The publication of the Census data that generated recent press coverage reveals that real estate owners have in fact paid a growing share of state and local taxes during and after the Great Recession. Despite some quarterly ups and downs, total property tax collections are up almost $100 billion per year since 2006, an increase of more than 25%. And the share of all state and local tax collections allocable to property tax receipts has grown from about 31% of total state/local tax collections in 2006 to around 37% for 2010.
It is true that on a year-over-year basis, as reported in the linked press account above, property tax collections for fourth quarter of 2010 were down 2.9% from the fourth quarter of 2009. But taxes paid for the third quarter of 2010 were up more than 7% from the same quarter of 2009. You really have to look at annual totals to make sense of what’s going on. For example, even the recent, small decline in the total share of property tax collections – seen above – is due to a rebound in individual and corporate tax receipts rather than a decline in property tax collections.
But what about housing price declines? Shouldn’t that have reduced taxes allocable to property?
As the following chart illustrates, despite declines in housing prices (the Case-Shiller index, the green line below), property tax collections have not declined…yet. It is true that property tax collections lag changes in prices due to assessment lags. However, offsetting this is the fact that some jurisdictions are raising rates; 15% thus far, according to the National Association of Counties; compared to the just 2% who have raised sales tax rates.
Going forward, these data suggest that for 2011 two factors will be at play: declining assessments generally and rising rates in some jurisdictions for budget challenged local governments.

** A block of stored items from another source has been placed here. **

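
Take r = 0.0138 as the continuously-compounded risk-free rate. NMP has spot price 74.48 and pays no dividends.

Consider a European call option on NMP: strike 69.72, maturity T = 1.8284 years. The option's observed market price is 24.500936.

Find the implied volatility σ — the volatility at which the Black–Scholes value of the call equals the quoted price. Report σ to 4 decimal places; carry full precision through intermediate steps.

sigma = 0.5626

At σ = 0.5626 the Black–Scholes value reproduces the quote:
σ√T = 0.5626·√1.8284 = 0.760738
d₁ = (ln(S/K) + (r+σ²/2)T) / (σ√T) = (ln(74.48/69.72) + (0.0138+0.5626²/2)·1.8284) / 0.760738 = (0.066043 + 0.314593) / 0.760738 = 0.500352
d₂ = d₁ − σ√T = 0.500352 − 0.760738 = -0.260387
e^{−rT} = 0.975084
N(d₁) = 0.691586,  N(d₂) = 0.397283
V = S·N(d₁) − K·e^{−rT}·N(d₂) = 51.509347 − 27.008411 = 24.500936 (matching the quote); vega is positive throughout, so no other σ reproduces this price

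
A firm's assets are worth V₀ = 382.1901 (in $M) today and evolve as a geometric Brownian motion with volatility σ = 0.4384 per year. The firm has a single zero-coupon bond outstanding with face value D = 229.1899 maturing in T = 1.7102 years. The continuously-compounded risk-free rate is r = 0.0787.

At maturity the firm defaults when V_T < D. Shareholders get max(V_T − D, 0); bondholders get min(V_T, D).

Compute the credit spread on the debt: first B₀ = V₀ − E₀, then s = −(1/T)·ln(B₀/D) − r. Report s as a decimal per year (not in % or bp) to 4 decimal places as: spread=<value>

Work the structural quantities from V₀ = 382.1901 against face 229.1899:
d₁ = [ln(V₀/D) + (r + σ²/2)T] / (σ√T)
   = [ln(382.1901/229.1899) + (0.0787 + 0.5·0.4384²)·1.7102] / (0.4384·√1.7102)
   = [0.511367 + 0.298938] / 0.573316 = 1.413367
d₂ = d₁ − σ√T = 1.413367 − 0.573316 = 0.840051
N(d₁) = 0.921226,  N(d₂) = 0.799560,  e^(−rT) = 0.874072
E₀ = V₀·N(d₁) − D·e^(−rT)·N(d₂)
   = 382.1901·0.921226 − 229.1899·0.874072·0.799560 = 191.908861
B₀ = V₀ − E₀ = 382.1901 − 191.908861 = 190.281239
spread = −(1/T)·ln(B₀/D) − r = −(1/1.7102)·ln(190.281239/229.1899) − 0.0787 = 0.03008712

spread=0.0301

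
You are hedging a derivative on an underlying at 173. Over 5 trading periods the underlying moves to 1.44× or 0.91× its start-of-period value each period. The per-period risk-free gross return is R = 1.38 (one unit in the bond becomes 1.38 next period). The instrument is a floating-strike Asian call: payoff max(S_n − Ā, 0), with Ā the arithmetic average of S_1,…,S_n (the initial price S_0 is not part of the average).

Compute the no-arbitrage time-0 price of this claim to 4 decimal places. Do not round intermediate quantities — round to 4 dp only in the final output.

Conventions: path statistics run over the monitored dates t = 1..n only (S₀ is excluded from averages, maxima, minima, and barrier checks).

No-arbitrage gives p* = (R−d)/(u−d) = 0.8868: enumerate every path, weight its payoff by its p*-probability, and discount by R^5.
Enumerate all 2^5 = 32 price paths (U = up ×1.44, D = down ×0.91); each path with k up-moves has probability p*^k·(1−p*)^(5−k).
DDDDD: Ā=131.5303, payoff=0.0000, prob=0.000019
UDDDD: Ā=208.1358, payoff=0.0000, prob=0.000146
DUDDD: Ā=189.7978, payoff=0.0000, prob=0.000146
UUDDD: Ā=300.3394, payoff=0.0000, prob=0.001141
DDUDD: Ā=173.1102, payoff=0.0000, prob=0.000146
UDUDD: Ā=273.9327, payoff=0.0000, prob=0.001141
DUUDD: Ā=255.5947, payoff=14.7360, prob=0.001141
UUUDD: Ā=404.4575, payoff=23.3185, prob=0.008938
DDDUD: Ā=157.9245, payoff=12.9094, prob=0.000146
UDDUD: Ā=249.9025, payoff=20.4281, prob=0.001141
DUDUD: Ā=231.5645, payoff=38.7661, prob=0.001141
UUDUD: Ā=366.4318, payoff=61.3441, prob=0.008938
DDUUD: Ā=214.8770, payoff=55.4537, prob=0.001141
UDUUD: Ā=340.0251, payoff=87.7509, prob=0.008938
DUUUD: Ā=321.6871, payoff=106.0889, prob=0.008938
UUUUD: Ā=509.0433, payoff=167.8769, prob=0.070011
DDDDU: Ā=144.1055, payoff=26.7284, prob=0.000146
UDDDU: Ā=228.0351, payoff=42.2955, prob=0.001141
DUDDU: Ā=209.6971, payoff=60.6335, prob=0.001141
UUDDU: Ā=331.8284, payoff=95.9475, prob=0.008938
DDUDU: Ā=193.0096, payoff=77.3211, prob=0.001141
UDUDU: Ā=305.4217, payoff=122.3542, prob=0.008938
DUUDU: Ā=287.0837, payoff=140.6922, prob=0.008938
UUUDU: Ā=454.2863, payoff=222.6338, prob=0.070011
DDDUU: Ā=177.8239, payoff=92.5068, prob=0.001141
UDDUU: Ā=281.3916, payoff=146.3843, prob=0.008938
DUDUU: Ā=263.0536, payoff=164.7223, prob=0.008938
UUDUU: Ā=416.2607, payoff=260.6595, prob=0.070011
DDUUU: Ā=246.3660, payoff=181.4099, prob=0.008938
UDUUU: Ā=389.8539, payoff=287.0662, prob=0.070011
DUUUU: Ā=371.5159, payoff=305.4042, prob=0.070011
UUUUU: Ā=587.8934, payoff=483.2770, prob=0.548416
Price = Σ prob·payoff / R^5 = 362.668805 / 5.004900 = 72.4627

price = 72.4627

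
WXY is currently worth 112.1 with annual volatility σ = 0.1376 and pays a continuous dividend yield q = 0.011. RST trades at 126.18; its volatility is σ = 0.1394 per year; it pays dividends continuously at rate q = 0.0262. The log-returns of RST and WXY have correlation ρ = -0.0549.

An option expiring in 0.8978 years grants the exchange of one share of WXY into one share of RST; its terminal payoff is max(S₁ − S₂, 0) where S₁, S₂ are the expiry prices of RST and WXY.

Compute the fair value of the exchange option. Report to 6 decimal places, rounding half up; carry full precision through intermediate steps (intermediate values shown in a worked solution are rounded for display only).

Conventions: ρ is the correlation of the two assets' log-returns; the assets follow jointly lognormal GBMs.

σ_eff = √(σ₁² + σ₂² − 2ρσ₁σ₂) = √(0.1394² + 0.1376² − 2·-0.0549·0.1394·0.1376) = 0.201177
d₁ = (ln(S₁/S₂) + (q₂ − q₁ + σ_eff²/2)T) / (σ_eff√T) = (ln(126.18/112.1) + (0.011 − 0.0262 + 0.020236)·0.8978) / 0.190620 = 0.644421
d₂ = d₁ − σ_eff√T = 0.644421 − 0.190620 = 0.453801
N(d₁) = 0.740349,  N(d₂) = 0.675014
V = S₁·e^{−q₁T}·N(d₁) − S₂·e^{−q₂T}·N(d₂) = 91.245464 − 74.925459 = 16.320005
Key observation: r never enters — measured in units of WXY, the claim is a call on S₁/S₂ struck at 1, so only the dividend yields and σ_eff matter.

exchange price = 16.320005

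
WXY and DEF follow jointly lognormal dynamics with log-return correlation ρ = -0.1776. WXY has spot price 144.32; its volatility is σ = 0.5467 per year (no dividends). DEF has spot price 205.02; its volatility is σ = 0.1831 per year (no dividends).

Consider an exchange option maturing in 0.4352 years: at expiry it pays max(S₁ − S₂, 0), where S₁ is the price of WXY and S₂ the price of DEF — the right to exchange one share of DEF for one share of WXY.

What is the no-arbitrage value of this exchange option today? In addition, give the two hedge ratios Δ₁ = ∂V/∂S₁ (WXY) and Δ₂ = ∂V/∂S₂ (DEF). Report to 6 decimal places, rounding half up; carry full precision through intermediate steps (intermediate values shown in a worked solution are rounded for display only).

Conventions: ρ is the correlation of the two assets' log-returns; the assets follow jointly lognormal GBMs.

exchange price = 7.118283
Δ1 = 0.249132
Δ2 = -0.140652

σ_eff = √(σ₁² + σ₂² − 2ρσ₁σ₂) = √(0.5467² + 0.1831² − 2·-0.1776·0.5467·0.1831) = 0.606599
d₁ = (ln(S₁/S₂) + (q₂ − q₁ + σ_eff²/2)T) / (σ_eff√T) = (ln(144.32/205.02) + (0.0 − 0.0 + 0.183981)·0.4352) / 0.400171 = -0.677224
d₂ = d₁ − σ_eff√T = -0.677224 − 0.400171 = -1.077396
N(d₁) = 0.249132,  N(d₂) = 0.140652
V = S₁·e^{−q₁T}·N(d₁) − S₂·e^{−q₂T}·N(d₂) = 35.954699 − 28.836416 = 7.118283
Key observation: the rate r is irrelevant here: denominating values in DEF turns the exchange into a ratio option on S₁/S₂, and discounting at r drops out.
Δ₁ = e^{−q₁T}·N(d₁) = 0.249132;  Δ₂ = −e^{−q₂T}·N(d₂) = -0.140652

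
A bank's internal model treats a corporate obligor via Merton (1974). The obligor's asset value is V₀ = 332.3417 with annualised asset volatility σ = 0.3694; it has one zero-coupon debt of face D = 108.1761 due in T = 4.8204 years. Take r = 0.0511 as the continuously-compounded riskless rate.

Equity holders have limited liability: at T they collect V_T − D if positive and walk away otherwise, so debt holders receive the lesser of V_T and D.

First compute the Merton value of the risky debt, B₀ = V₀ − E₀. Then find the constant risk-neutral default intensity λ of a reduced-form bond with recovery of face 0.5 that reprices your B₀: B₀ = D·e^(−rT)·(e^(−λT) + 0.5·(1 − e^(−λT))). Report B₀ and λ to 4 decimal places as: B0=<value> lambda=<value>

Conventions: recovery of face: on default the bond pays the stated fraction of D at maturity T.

Apply the equity-as-call identities (strike 108.1761, horizon 4.8204 years):
d₁ = [ln(V₀/D) + (r + σ²/2)T] / (σ√T)
   = [ln(332.3417/108.1761) + (0.0511 + 0.5·0.3694²)·4.8204] / (0.3694·√4.8204)
   = [1.122403 + 0.575210] / 0.811033 = 2.093149
d₂ = d₁ − σ√T = 2.093149 − 0.811033 = 1.282116
N(d₁) = 0.981832,  N(d₂) = 0.900099,  e^(−rT) = 0.781670
E₀ = V₀·N(d₁) − D·e^(−rT)·N(d₂)
   = 332.3417·0.981832 − 108.1761·0.781670·0.900099 = 250.193140
B₀ = V₀ − E₀ = 332.3417 − 250.193140 = 82.148560
e^(−λT) = (B₀·e^(rT)/D − 0.5)/(1 − 0.5) = (82.1486·1.279312/108.1761 − 0.5)/0.5 = 0.94301127
λ = −ln(0.94301127)/4.8204 = 0.012173

B0=82.1486 lambda=0.0122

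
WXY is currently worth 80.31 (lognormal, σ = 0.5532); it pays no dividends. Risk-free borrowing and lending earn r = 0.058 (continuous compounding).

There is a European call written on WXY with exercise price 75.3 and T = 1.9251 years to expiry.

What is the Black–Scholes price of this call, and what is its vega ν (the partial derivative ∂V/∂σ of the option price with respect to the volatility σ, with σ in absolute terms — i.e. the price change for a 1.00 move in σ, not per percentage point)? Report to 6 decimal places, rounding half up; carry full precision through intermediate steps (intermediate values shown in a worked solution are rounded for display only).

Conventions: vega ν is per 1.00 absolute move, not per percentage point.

price = 29.094782
ν = 36.835322

σ√T = 0.5532·√1.9251 = 0.767554
d₁ = (ln(S/K) + (r+σ²/2)T) / (σ√T) = (ln(80.31/75.3) + (0.058+0.5532²/2)·1.9251) / 0.767554 = (0.064414 + 0.406225) / 0.767554 = 0.613168
d₂ = d₁ − σ√T = 0.613168 − 0.767554 = -0.154386
e^{−rT} = 0.894352
N(d₁) = 0.730117,  N(d₂) = 0.438653
Call price V = S·N(d₁) − K·e^{−rT}·N(d₂) = 58.635719 − 29.540937 = 29.094782
φ(d₁) = (1/√(2π))·e^{−d₁²/2} = 0.330574
ν = S·φ(d₁)·√T = 36.835322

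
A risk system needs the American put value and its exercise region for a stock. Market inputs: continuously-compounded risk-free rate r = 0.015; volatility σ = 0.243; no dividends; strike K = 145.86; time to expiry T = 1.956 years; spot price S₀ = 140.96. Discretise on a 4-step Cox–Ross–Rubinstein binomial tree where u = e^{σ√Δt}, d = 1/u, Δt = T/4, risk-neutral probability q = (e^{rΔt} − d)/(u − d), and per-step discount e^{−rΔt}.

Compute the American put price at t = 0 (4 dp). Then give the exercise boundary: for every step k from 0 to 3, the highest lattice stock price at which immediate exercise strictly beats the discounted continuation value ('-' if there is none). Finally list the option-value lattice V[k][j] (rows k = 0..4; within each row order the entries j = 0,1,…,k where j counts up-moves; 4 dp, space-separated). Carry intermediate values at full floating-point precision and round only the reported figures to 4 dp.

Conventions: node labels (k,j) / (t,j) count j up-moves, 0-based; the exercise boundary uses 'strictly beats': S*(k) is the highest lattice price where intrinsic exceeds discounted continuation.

params: Δt=0.48900 u=1.18522 d=0.84373 q=0.47918 e^(-rΔt)=0.99269
t_4 payoffs: 74.4262 45.5141 4.9000 0.0000 0.0000
t_3: node(3,0) S=84.6646 payoff=61.1954 vs cont=60.1295 → 61.1954 [stop]  node(3,1) S=118.9318 payoff=26.9282 vs cont=25.8623 → 26.9282 [stop]  node(3,2) S=167.0683 payoff=0.0000 vs cont=2.5334 → 2.5334 [wait]  node(3,3) S=234.6876 payoff=0.0000 vs cont=0.0000 → 0.0000 [wait]  ⇒ S*(3)=118.9318
t_2: node(2,0) S=100.3459 payoff=45.5141 vs cont=44.4481 → 45.5141 [stop]  node(2,1) S=140.9600 payoff=4.9000 vs cont=15.1274 → 15.1274 [wait]  node(2,2) S=198.0122 payoff=0.0000 vs cont=1.3098 → 1.3098 [wait]  ⇒ S*(2)=100.3459
t_1: node(1,0) S=118.9318 payoff=26.9282 vs cont=30.7272 → 30.7272 [wait]  node(1,1) S=167.0683 payoff=0.0000 vs cont=8.4441 → 8.4441 [wait]  ⇒ S*(1)=-
t_0: node(0,0) S=140.9600 payoff=4.9000 vs cont=19.9031 → 19.9031 [wait]  ⇒ S*(0)=-

price = 19.9031
boundary = - - 100.3459 118.9318
tree:
19.9031
30.7272 8.4441
45.5141 15.1274 1.3098
61.1954 26.9282 2.5334 0.0000
74.4262 45.5141 4.9000 0.0000 0.0000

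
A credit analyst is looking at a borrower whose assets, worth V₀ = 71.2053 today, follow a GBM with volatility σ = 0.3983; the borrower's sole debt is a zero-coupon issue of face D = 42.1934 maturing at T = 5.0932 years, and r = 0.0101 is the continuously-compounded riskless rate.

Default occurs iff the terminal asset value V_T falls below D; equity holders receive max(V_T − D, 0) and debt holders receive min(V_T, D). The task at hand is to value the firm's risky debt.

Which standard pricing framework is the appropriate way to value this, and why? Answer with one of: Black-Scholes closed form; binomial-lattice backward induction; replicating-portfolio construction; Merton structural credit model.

framework: Merton structural credit model

Key observation: the asked-for credit quantity lives on the firm's capital structure — asset value, asset volatility, debt face 42.1934 — which is the structural model's domain.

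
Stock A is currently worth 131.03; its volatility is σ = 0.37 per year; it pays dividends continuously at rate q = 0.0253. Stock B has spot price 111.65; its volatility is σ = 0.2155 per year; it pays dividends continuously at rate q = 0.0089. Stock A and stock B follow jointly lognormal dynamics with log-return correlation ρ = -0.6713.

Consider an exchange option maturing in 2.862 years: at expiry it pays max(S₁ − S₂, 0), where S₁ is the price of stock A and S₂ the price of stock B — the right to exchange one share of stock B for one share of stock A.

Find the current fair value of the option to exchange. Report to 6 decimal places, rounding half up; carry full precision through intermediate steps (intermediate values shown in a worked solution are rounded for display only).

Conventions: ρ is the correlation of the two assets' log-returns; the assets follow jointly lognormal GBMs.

σ_eff = √(σ₁² + σ₂² − 2ρσ₁σ₂) = √(0.37² + 0.2155² − 2·-0.6713·0.37·0.2155) = 0.538881
d₁ = (ln(S₁/S₂) + (q₂ − q₁ + σ_eff²/2)T) / (σ_eff√T) = (ln(131.03/111.65) + (0.0089 − 0.0253 + 0.145196)·2.862) / 0.911649 = 0.579908
d₂ = d₁ − σ_eff√T = 0.579908 − 0.911649 = -0.331741
N(d₁) = 0.719012,  N(d₂) = 0.370042
V = S₁·e^{−q₁T}·N(d₁) − S₂·e^{−q₂T}·N(d₂) = 87.631447 − 40.276159 = 47.355288
Key observation: pricing in stock B-units makes this a unit-strike call on the ratio S₁/S₂ — the risk-free rate cancels and cannot affect the value.

exchange price = 47.355288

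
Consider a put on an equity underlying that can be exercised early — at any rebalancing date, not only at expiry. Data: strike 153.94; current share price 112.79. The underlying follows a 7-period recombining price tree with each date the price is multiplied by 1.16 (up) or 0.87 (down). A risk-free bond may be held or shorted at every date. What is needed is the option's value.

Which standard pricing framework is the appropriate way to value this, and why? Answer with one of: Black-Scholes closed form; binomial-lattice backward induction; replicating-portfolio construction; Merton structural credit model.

Key observation: the put (strike 153.94 on spot 112.79) is American-style on a 7-step discrete price model, so the early-exercise decision at every node requires stepwise backward valuation — a closed form cannot price the exercise right.

framework: binomial-lattice backward induction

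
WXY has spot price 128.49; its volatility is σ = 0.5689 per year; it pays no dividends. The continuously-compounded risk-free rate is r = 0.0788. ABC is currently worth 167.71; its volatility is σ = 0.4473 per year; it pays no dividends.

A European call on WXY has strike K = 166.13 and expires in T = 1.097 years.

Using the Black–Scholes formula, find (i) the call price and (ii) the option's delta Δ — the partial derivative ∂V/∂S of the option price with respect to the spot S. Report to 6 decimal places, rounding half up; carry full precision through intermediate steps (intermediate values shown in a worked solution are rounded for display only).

price = 22.247731
Δ = 0.504716

σ√T = 0.5689·√1.097 = 0.595853
d₁ = (ln(S/K) + (r+σ²/2)T) / (σ√T) = (ln(128.49/166.13) + (0.0788+0.5689²/2)·1.097) / 0.595853 = (-0.256920 + 0.263964) / 0.595853 = 0.011823
d₂ = d₁ − σ√T = 0.011823 − 0.595853 = -0.584031
e^{−rT} = 0.917187
N(d₁) = 0.504716,  N(d₂) = 0.279600
Call price V = S·N(d₁) − K·e^{−rT}·N(d₂) = 64.851016 − 42.603285 = 22.247731
Δ = N(d₁) = 0.504716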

Nonetheless, housing’s importance to financing state and local governments operations is key, particularly in times of economic distress since property tax collections do not exhibit the variance seen with other sources of revenue. And perhaps more importantly, these data highlight that federal policies that would produce further housing prices declines would affect more than just homeowners. Without rate increases, such policies would reduce revenues for already cash-strapped state and local governments.
* Data footnote: the Census data for property tax collections include taxes paid for all real estate assets (as well as personal property), including owner-occupied homes, rental housing, commercial real estate and agriculture. We estimate, using IRS data for itemizing taxpayers claiming the real estate deduction and the American Housing Survey, that housing’s share of property tax collections is approximately 60%.